Indonesian judges have rejected a plea to drop terrorism charges against hardline Muslim cleric Abu Bakar Bashir and ordered him to stand trial for his alleged involvement in attacks including the Bali bombings.
Defence lawyers had asked the court to drop the charges against the 66-year-old, saying he had been cleared last year of involvement in terrorism. But the judges told prosecutors to start presenting their witnesses next Thursday.
"The exception by the defense team had to be turned down because the court documents which had been presented by prosecutors were clear and concise enough," chief judge Sudarto told South Jakarta district court.
Bashir is accused of inciting followers to carry out the October 2002 Bali nightclub bombings in which 202 people died and of plotting last year's attack on the Jakarta Marriott hotel in which 12 were killed. If found guilty he faces a possible death sentence.
Foreign governments say Bashir led the Al-Qaeda-linked Jemaah Islamiyah terror group, which is blamed for the Bali and Marriott blasts, for a suicide bombing outside the Australian embassy in September and for a string of other attacks.
An Indonesian court last year cleared the cleric of leading the group, which seeks to create an Islamic fundamentalist state in Southeast Asia, but police say they have new evidence of his leadership role.
Judge Sudarto, dismissing another defence argument, said his court had the authority to try Bashir since the Marriott bombing occurred within its jurisdiction.
At the end of the hearing, Bashir said he had expected the ruling would go against him.
His lawyer Muhammad Assegaf told AFP the latest ruling was "baseless" since Bashir had been in detention when the Marriott bombing took place in August 2003.
"Where is the logic that a person under detention could be connected or even have any knowledge of a bombing attack that took place outside?" Assegaf said.
He described the current indictment as "a recycled one since it used old, baseless statements from witnesses from last year's trial." The cleric was arrested a week after the Bali blasts and has remained in detention ever since.

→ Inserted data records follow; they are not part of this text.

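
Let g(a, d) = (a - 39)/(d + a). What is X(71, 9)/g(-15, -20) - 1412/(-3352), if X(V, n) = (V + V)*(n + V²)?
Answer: 10516281031/22626 ≈ 4.6479e+5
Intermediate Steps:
g(a, d) = (-39 + a)/(a + d)
X(V, n) = 2*V*(n + V²) (X(V, n) = (2*V)*(n + V²) = 2*V*(n + V²))
X(71, 9)/g(-15, -20) - 1412/(-3352) = (2*71*(9 + 71²))/(((-39 - 15)/(-15 - 20))) - 1412/(-3352) = (2*71*(9 + 5041))/((-54/(-35))) - 1412*(-1/3352) = (2*71*5050)/((-1/35*(-54))) + 353/838 = 717100/(54/35) + 353/838 = 717100*(35/54) + 353/838 = 12549250/27 + 353/838 = 10516281031/22626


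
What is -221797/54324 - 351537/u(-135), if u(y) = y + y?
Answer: 352537237/271620 ≈ 1297.9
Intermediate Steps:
u(y) = 2*y
-221797/54324 - 351537/u(-135) = -221797/54324 - 351537/(2*(-135)) = -221797*1/54324 - 351537/(-270) = -221797/54324 - 351537*(-1/270) = -221797/54324 + 117179/90 = 352537237/271620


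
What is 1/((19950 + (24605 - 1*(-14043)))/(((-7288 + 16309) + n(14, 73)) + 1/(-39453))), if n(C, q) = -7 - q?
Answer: 176374636/1155933447 ≈ 0.15258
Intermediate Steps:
1/((19950 + (24605 - 1*(-14043)))/(((-7288 + 16309) + n(14, 73)) + 1/(-39453))) = 1/((19950 + (24605 - 1*(-14043)))/(((-7288 + 16309) + (-7 - 1*73)) + 1/(-39453))) = 1/((19950 + (24605 + 14043))/((9021 + (-7 - 73)) - 1/39453)) = 1/((19950 + 38648)/((9021 - 80) - 1/39453)) = 1/(58598/(8941 - 1/39453)) = 1/(58598/(352749272/39453)) = 1/(58598*(39453/352749272)) = 1/(1155933447/176374636) = 176374636/1155933447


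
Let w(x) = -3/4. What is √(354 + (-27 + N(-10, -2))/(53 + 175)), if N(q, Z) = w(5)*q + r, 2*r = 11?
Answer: √4599786/114 ≈ 18.813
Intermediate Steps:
r = 11/2 (r = (½)*11 = 11/2 ≈ 5.5000)
w(x) = -¾ (w(x) = -3*¼ = -¾)
N(q, Z) = 11/2 - 3*q/4 (N(q, Z) = -3*q/4 + 11/2 = 11/2 - 3*q/4)
√(354 + (-27 + N(-10, -2))/(53 + 175)) = √(354 + (-27 + (11/2 - ¾*(-10)))/(53 + 175)) = √(354 + (-27 + (11/2 + 15/2))/228) = √(354 + (-27 + 13)*(1/228)) = √(354 - 14*1/228) = √(354 - 7/114) = √(40349/114) = √4599786/114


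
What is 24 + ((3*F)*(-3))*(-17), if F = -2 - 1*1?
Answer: -435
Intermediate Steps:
F = -3 (F = -2 - 1 = -3)
24 + ((3*F)*(-3))*(-17) = 24 + ((3*(-3))*(-3))*(-17) = 24 - 9*(-3)*(-17) = 24 + 27*(-17) = 24 - 459 = -435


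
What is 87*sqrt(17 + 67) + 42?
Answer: 42 + 174*sqrt(21) ≈ 839.37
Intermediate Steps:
87*sqrt(17 + 67) + 42 = 87*sqrt(84) + 42 = 87*(2*sqrt(21)) + 42 = 174*sqrt(21) + 42 = 42 + 174*sqrt(21)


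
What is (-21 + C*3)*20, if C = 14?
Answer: 420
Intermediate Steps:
(-21 + C*3)*20 = (-21 + 14*3)*20 = (-21 + 42)*20 = 21*20 = 420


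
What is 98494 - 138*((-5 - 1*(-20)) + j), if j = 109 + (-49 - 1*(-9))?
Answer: 86902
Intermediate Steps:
j = 69 (j = 109 + (-49 + 9) = 109 - 40 = 69)
98494 - 138*((-5 - 1*(-20)) + j) = 98494 - 138*((-5 - 1*(-20)) + 69) = 98494 - 138*((-5 + 20) + 69) = 98494 - 138*(15 + 69) = 98494 - 138*84 = 98494 - 11592 = 86902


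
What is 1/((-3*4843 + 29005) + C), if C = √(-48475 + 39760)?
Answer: 2068/29937613 - I*√8715/209563291 ≈ 6.9077e-5 - 4.4547e-7*I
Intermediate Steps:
C = I*√8715 (C = √(-8715) = I*√8715 ≈ 93.354*I)
1/((-3*4843 + 29005) + C) = 1/((-3*4843 + 29005) + I*√8715) = 1/((-14529 + 29005) + I*√8715) = 1/(14476 + I*√8715)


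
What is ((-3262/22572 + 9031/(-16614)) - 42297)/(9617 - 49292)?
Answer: 220307043158/206646801075 ≈ 1.0661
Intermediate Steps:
((-3262/22572 + 9031/(-16614)) - 42297)/(9617 - 49292) = ((-3262*1/22572 + 9031*(-1/16614)) - 42297)/(-39675) = ((-1631/11286 - 9031/16614) - 42297)*(-1/39675) = (-3583925/5208489 - 42297)*(-1/39675) = -220307043158/5208489*(-1/39675) = 220307043158/206646801075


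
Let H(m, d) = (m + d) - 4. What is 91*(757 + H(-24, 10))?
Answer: 67249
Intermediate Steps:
H(m, d) = -4 + d + m (H(m, d) = (d + m) - 4 = -4 + d + m)
91*(757 + H(-24, 10)) = 91*(757 + (-4 + 10 - 24)) = 91*(757 - 18) = 91*739 = 67249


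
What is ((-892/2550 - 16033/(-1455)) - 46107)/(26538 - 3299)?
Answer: -5700963682/2874083325 ≈ -1.9836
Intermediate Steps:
((-892/2550 - 16033/(-1455)) - 46107)/(26538 - 3299) = ((-892*1/2550 - 16033*(-1/1455)) - 46107)/23239 = ((-446/1275 + 16033/1455) - 46107)*(1/23239) = (1319543/123675 - 46107)*(1/23239) = -5700963682/123675*1/23239 = -5700963682/2874083325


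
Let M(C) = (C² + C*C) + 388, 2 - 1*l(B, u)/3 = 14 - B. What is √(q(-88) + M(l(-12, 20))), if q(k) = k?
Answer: 2*√2667 ≈ 103.29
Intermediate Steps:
l(B, u) = -36 + 3*B (l(B, u) = 6 - 3*(14 - B) = 6 + (-42 + 3*B) = -36 + 3*B)
M(C) = 388 + 2*C² (M(C) = (C² + C²) + 388 = 2*C² + 388 = 388 + 2*C²)
√(q(-88) + M(l(-12, 20))) = √(-88 + (388 + 2*(-36 + 3*(-12))²)) = √(-88 + (388 + 2*(-36 - 36)²)) = √(-88 + (388 + 2*(-72)²)) = √(-88 + (388 + 2*5184)) = √(-88 + (388 + 10368)) = √(-88 + 10756) = √10668 = 2*√2667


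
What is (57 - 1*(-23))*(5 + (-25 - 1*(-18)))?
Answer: -160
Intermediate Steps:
(57 - 1*(-23))*(5 + (-25 - 1*(-18))) = (57 + 23)*(5 + (-25 + 18)) = 80*(5 - 7) = 80*(-2) = -160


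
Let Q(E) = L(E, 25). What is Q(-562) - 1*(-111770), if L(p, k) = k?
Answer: 111795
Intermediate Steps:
Q(E) = 25
Q(-562) - 1*(-111770) = 25 - 1*(-111770) = 25 + 111770 = 111795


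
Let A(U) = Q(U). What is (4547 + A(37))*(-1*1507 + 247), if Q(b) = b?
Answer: -5775840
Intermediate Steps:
A(U) = U
(4547 + A(37))*(-1*1507 + 247) = (4547 + 37)*(-1*1507 + 247) = 4584*(-1507 + 247) = 4584*(-1260) = -5775840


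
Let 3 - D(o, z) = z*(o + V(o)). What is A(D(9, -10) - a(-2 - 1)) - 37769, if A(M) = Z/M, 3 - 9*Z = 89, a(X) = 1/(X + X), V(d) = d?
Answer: -124524565/3297 ≈ -37769.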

Prosecutors have said in their indictment that he orchestrated the Marriott bombing from his cell.
Unlike previous court sessions, only about 20 supporters attended Thursday's hearing. "God is great!" they shouted when judges ordered the trial to go ahead.
Bashir has described the indictment as "legal fiction" and said he had nothing to gain from acts of terrorism since they would only fuel interference in Indonesia by Washington.
The firebrand cleric has also rejected claims that in April 2000 he visited a Jemaah Islamiyah training camp in the southern Philippines to convey messages from Osama bin Laden urging attacks on America and its allies.
Prosecutors say several members of the group who trained there went on to conduct terrorist acts.
Among them are Malaysian explosives experts Azahari Husin and Noordin Mohammad Top, who are being hunted as key suspects in the Bali and Marriott attacks and in the Australian embassy bombing which killed 11 people.
The trial is seen as a test of new president Susilo Bambang Yudhoyono's commitment to stamping out terrorism in the world's largest Muslim-populated country.